398 Towards Catheter-Clot Engagement Detection Via Classification of Vacuum and Motion Signature During Aspiration Thrombectomy

Abstract

INTRODUCTION: While acute ischemic stroke caused by large vessel occlusion is effectively treated with aspiration thrombectomy, procedural success depends on the quality of engagement between the catheter tip and the thrombus. Currently, there is no method to identify whether the catheter tip is truly in contact with the clot surface. Poor thrombus engagement can result in failure of recanalization. METHODS: An in vitro arterial occlusion was modeled with Tygon tubing representing the blood vessel and a synthetic thrombus made from TrueClot simulants. A 6Fr microcatheter was controllably inserted into the mock vessel until it contacted the synthetic thrombus.
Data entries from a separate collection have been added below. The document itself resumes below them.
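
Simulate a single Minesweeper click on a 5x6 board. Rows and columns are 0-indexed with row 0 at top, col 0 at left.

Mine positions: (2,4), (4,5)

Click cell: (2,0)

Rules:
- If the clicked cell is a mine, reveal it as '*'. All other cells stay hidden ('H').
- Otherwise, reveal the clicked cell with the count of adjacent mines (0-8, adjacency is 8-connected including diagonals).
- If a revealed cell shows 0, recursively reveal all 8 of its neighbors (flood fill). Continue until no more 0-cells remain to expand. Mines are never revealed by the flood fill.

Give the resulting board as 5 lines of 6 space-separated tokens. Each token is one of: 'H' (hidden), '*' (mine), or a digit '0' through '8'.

0 0 0 0 0 0
0 0 0 1 1 1
0 0 0 1 H H
0 0 0 1 2 H
0 0 0 0 1 H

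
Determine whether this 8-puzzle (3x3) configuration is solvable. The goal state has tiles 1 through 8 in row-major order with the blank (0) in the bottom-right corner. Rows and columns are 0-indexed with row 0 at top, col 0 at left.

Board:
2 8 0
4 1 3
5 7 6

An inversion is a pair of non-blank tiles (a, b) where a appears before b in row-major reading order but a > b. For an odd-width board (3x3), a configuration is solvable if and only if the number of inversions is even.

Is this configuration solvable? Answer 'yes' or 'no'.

Inversions (pairs i<j in row-major order where tile[i] > tile[j] > 0): 10
10 is even, so the puzzle is solvable.

Answer: yes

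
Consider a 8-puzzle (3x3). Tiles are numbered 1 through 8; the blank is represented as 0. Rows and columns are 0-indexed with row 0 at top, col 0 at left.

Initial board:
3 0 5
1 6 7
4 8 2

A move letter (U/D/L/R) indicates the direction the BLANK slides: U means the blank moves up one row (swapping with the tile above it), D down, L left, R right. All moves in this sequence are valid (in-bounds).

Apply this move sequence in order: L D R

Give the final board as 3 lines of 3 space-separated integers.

After move 1 (L):
0 3 5
1 6 7
4 8 2

After move 2 (D):
1 3 5
0 6 7
4 8 2

After move 3 (R):
1 3 5
6 0 7
4 8 2

Answer: 1 3 5
6 0 7
4 8 2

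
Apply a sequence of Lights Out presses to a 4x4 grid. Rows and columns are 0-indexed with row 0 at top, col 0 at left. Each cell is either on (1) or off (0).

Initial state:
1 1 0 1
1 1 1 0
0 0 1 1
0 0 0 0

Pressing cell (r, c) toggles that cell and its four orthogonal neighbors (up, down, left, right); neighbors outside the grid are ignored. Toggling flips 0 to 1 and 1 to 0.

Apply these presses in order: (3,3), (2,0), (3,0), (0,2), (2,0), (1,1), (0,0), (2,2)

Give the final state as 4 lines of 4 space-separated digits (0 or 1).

Answer: 0 0 1 0
1 0 0 0
1 0 0 1
1 1 0 1

Derivation:
After press 1 at (3,3):
1 1 0 1
1 1 1 0
0 0 1 0
0 0 1 1

After press 2 at (2,0):
1 1 0 1
0 1 1 0
1 1 1 0
1 0 1 1

After press 3 at (3,0):
1 1 0 1
0 1 1 0
0 1 1 0
0 1 1 1

After press 4 at (0,2):
1 0 1 0
0 1 0 0
0 1 1 0
0 1 1 1

After press 5 at (2,0):
1 0 1 0
1 1 0 0
1 0 1 0
1 1 1 1

After press 6 at (1,1):
1 1 1 0
0 0 1 0
1 1 1 0
1 1 1 1

After press 7 at (0,0):
0 0 1 0
1 0 1 0
1 1 1 0
1 1 1 1

After press 8 at (2,2):
0 0 1 0
1 0 0 0
1 0 0 1
1 1 0 1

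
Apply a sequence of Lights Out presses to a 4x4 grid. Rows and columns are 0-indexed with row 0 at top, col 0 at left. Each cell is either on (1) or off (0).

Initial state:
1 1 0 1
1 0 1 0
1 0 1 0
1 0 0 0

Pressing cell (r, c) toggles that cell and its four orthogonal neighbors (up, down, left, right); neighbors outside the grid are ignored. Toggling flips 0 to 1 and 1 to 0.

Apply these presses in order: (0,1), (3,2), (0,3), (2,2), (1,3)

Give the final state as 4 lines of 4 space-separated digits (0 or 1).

Answer: 0 0 0 1
1 1 1 0
1 1 1 0
1 1 0 1

Derivation:
After press 1 at (0,1):
0 0 1 1
1 1 1 0
1 0 1 0
1 0 0 0

After press 2 at (3,2):
0 0 1 1
1 1 1 0
1 0 0 0
1 1 1 1

After press 3 at (0,3):
0 0 0 0
1 1 1 1
1 0 0 0
1 1 1 1

After press 4 at (2,2):
0 0 0 0
1 1 0 1
1 1 1 1
1 1 0 1

After press 5 at (1,3):
0 0 0 1
1 1 1 0
1 1 1 0
1 1 0 1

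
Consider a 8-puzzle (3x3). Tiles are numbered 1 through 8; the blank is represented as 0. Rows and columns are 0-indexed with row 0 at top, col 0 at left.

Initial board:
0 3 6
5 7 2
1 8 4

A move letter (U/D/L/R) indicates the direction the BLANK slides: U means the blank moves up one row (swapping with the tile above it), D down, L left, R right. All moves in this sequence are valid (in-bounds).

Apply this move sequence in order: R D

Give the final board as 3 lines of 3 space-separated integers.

After move 1 (R):
3 0 6
5 7 2
1 8 4

After move 2 (D):
3 7 6
5 0 2
1 8 4

Answer: 3 7 6
5 0 2
1 8 4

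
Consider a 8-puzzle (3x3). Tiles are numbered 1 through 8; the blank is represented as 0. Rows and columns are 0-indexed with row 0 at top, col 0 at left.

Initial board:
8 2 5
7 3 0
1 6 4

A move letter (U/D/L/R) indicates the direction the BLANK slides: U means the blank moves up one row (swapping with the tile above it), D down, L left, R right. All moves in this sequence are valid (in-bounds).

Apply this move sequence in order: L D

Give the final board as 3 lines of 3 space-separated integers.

Answer: 8 2 5
7 6 3
1 0 4

Derivation:
After move 1 (L):
8 2 5
7 0 3
1 6 4

After move 2 (D):
8 2 5
7 6 3
1 0 4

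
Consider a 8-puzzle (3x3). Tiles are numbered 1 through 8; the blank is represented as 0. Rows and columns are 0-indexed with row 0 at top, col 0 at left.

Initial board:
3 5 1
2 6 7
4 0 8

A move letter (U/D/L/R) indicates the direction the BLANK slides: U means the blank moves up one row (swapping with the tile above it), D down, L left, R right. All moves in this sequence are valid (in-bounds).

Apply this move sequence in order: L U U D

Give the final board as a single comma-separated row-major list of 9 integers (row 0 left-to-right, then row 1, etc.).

After move 1 (L):
3 5 1
2 6 7
0 4 8

After move 2 (U):
3 5 1
0 6 7
2 4 8

After move 3 (U):
0 5 1
3 6 7
2 4 8

After move 4 (D):
3 5 1
0 6 7
2 4 8

Answer: 3, 5, 1, 0, 6, 7, 2, 4, 8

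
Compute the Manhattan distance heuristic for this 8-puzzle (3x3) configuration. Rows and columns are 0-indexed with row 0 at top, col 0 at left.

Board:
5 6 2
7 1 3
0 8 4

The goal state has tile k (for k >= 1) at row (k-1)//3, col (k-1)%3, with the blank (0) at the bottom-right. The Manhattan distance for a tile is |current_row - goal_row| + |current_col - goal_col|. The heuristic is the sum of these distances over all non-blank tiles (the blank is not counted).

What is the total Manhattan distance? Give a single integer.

Tile 5: (0,0)->(1,1) = 2
Tile 6: (0,1)->(1,2) = 2
Tile 2: (0,2)->(0,1) = 1
Tile 7: (1,0)->(2,0) = 1
Tile 1: (1,1)->(0,0) = 2
Tile 3: (1,2)->(0,2) = 1
Tile 8: (2,1)->(2,1) = 0
Tile 4: (2,2)->(1,0) = 3
Sum: 2 + 2 + 1 + 1 + 2 + 1 + 0 + 3 = 12

Answer: 12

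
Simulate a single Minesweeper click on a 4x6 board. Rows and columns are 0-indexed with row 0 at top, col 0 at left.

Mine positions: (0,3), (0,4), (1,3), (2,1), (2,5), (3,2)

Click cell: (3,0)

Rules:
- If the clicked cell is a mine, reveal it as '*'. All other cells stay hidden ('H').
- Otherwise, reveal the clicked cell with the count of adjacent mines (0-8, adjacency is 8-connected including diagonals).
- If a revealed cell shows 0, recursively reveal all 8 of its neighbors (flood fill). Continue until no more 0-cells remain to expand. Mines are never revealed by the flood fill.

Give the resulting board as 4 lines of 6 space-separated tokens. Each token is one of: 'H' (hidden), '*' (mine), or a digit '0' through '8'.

H H H H H H
H H H H H H
H H H H H H
1 H H H H H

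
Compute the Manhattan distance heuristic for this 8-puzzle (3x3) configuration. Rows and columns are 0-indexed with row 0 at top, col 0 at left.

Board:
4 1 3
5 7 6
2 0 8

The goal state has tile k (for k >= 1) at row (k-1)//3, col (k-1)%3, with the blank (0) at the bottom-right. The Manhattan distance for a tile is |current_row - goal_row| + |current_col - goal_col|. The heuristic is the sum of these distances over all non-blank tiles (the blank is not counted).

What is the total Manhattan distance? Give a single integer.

Answer: 9

Derivation:
Tile 4: (0,0)->(1,0) = 1
Tile 1: (0,1)->(0,0) = 1
Tile 3: (0,2)->(0,2) = 0
Tile 5: (1,0)->(1,1) = 1
Tile 7: (1,1)->(2,0) = 2
Tile 6: (1,2)->(1,2) = 0
Tile 2: (2,0)->(0,1) = 3
Tile 8: (2,2)->(2,1) = 1
Sum: 1 + 1 + 0 + 1 + 2 + 0 + 3 + 1 = 9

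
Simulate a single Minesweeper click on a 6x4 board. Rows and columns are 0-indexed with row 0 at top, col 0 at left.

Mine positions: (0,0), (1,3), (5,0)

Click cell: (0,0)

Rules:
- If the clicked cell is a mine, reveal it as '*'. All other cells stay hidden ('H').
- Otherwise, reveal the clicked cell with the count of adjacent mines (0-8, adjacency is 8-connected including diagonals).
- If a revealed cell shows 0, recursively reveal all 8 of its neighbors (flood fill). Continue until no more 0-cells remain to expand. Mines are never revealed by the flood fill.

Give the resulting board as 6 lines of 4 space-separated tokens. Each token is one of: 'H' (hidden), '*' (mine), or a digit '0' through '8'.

* H H H
H H H H
H H H H
H H H H
H H H H
H H H H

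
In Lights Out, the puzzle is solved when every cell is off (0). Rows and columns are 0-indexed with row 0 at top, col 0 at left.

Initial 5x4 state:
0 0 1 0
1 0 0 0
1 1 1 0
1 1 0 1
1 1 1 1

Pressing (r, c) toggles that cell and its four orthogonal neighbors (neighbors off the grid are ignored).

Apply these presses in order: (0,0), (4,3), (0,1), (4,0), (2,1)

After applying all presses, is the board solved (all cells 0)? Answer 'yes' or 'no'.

After press 1 at (0,0):
1 1 1 0
0 0 0 0
1 1 1 0
1 1 0 1
1 1 1 1

After press 2 at (4,3):
1 1 1 0
0 0 0 0
1 1 1 0
1 1 0 0
1 1 0 0

After press 3 at (0,1):
0 0 0 0
0 1 0 0
1 1 1 0
1 1 0 0
1 1 0 0

After press 4 at (4,0):
0 0 0 0
0 1 0 0
1 1 1 0
0 1 0 0
0 0 0 0

After press 5 at (2,1):
0 0 0 0
0 0 0 0
0 0 0 0
0 0 0 0
0 0 0 0

Lights still on: 0

Answer: yes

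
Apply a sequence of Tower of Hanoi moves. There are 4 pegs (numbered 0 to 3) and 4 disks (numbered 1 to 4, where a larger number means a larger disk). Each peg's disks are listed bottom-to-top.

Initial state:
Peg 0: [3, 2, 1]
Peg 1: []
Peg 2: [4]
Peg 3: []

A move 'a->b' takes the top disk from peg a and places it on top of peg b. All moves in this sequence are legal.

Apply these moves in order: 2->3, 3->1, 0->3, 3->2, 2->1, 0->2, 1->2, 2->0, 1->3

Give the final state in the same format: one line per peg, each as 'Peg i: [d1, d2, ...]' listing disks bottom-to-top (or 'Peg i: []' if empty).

Answer: Peg 0: [3, 1]
Peg 1: []
Peg 2: [2]
Peg 3: [4]

Derivation:
After move 1 (2->3):
Peg 0: [3, 2, 1]
Peg 1: []
Peg 2: []
Peg 3: [4]

After move 2 (3->1):
Peg 0: [3, 2, 1]
Peg 1: [4]
Peg 2: []
Peg 3: []

After move 3 (0->3):
Peg 0: [3, 2]
Peg 1: [4]
Peg 2: []
Peg 3: [1]

After move 4 (3->2):
Peg 0: [3, 2]
Peg 1: [4]
Peg 2: [1]
Peg 3: []

After move 5 (2->1):
Peg 0: [3, 2]
Peg 1: [4, 1]
Peg 2: []
Peg 3: []

After move 6 (0->2):
Peg 0: [3]
Peg 1: [4, 1]
Peg 2: [2]
Peg 3: []

After move 7 (1->2):
Peg 0: [3]
Peg 1: [4]
Peg 2: [2, 1]
Peg 3: []

After move 8 (2->0):
Peg 0: [3, 1]
Peg 1: [4]
Peg 2: [2]
Peg 3: []

After move 9 (1->3):
Peg 0: [3, 1]
Peg 1: []
Peg 2: [2]
Peg 3: [4]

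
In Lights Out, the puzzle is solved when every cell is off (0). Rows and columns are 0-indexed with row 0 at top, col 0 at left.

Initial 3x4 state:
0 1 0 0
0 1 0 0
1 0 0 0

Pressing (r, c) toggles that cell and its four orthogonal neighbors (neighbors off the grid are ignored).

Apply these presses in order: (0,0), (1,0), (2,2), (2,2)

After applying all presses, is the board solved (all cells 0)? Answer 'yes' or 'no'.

After press 1 at (0,0):
1 0 0 0
1 1 0 0
1 0 0 0

After press 2 at (1,0):
0 0 0 0
0 0 0 0
0 0 0 0

After press 3 at (2,2):
0 0 0 0
0 0 1 0
0 1 1 1

After press 4 at (2,2):
0 0 0 0
0 0 0 0
0 0 0 0

Lights still on: 0

Answer: yes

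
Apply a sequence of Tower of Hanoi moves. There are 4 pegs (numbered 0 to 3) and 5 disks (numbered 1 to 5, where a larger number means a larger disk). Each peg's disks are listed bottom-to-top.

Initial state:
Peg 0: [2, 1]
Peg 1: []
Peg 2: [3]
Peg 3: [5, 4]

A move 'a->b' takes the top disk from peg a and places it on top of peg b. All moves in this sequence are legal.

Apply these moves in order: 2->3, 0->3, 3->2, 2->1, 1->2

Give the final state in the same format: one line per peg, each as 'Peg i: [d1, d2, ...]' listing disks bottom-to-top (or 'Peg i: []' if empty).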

A motorized syringe and pressure sensor were connected proximally to the catheter to precisely control and measure the cyclic vacuum excitation in the catheter. The cyclic vacuum excitation was performed with a stroke of ±0.5 mm at 2 Hz, 4 Hz, and 8 Hz at catheter-clot distances of 150 mm, 20 mm, 10 mm, 5 mm, and in contact on 17 different clot models. Control and sensing data was collected at 1000 Hz frequency. For each catheter-clot distance, 1000 vacuum measurements were collected and pressure traces were saved. The change in the pressure mean per a change in insertion depth of the catheter was used to train a support vector machine (SVM) classifier that confirms clot contact. RESULTS: Using 30% of the clot model samples to train the SVM classifier and the remaining samples for validation, the quality of classification was determined. The accuracy (and F1 score) of clot detection at 2 Hz, 4 Hz, and 8 Hz were 98.31% (95.65%), 100% (100%), and 93.22% (80.00%) respectively. CONCLUSIONS: Accurate detection of catheter-clot contact is feasible via small excitation of the aspiration syringe and concurrent measurement of vacuum pressure.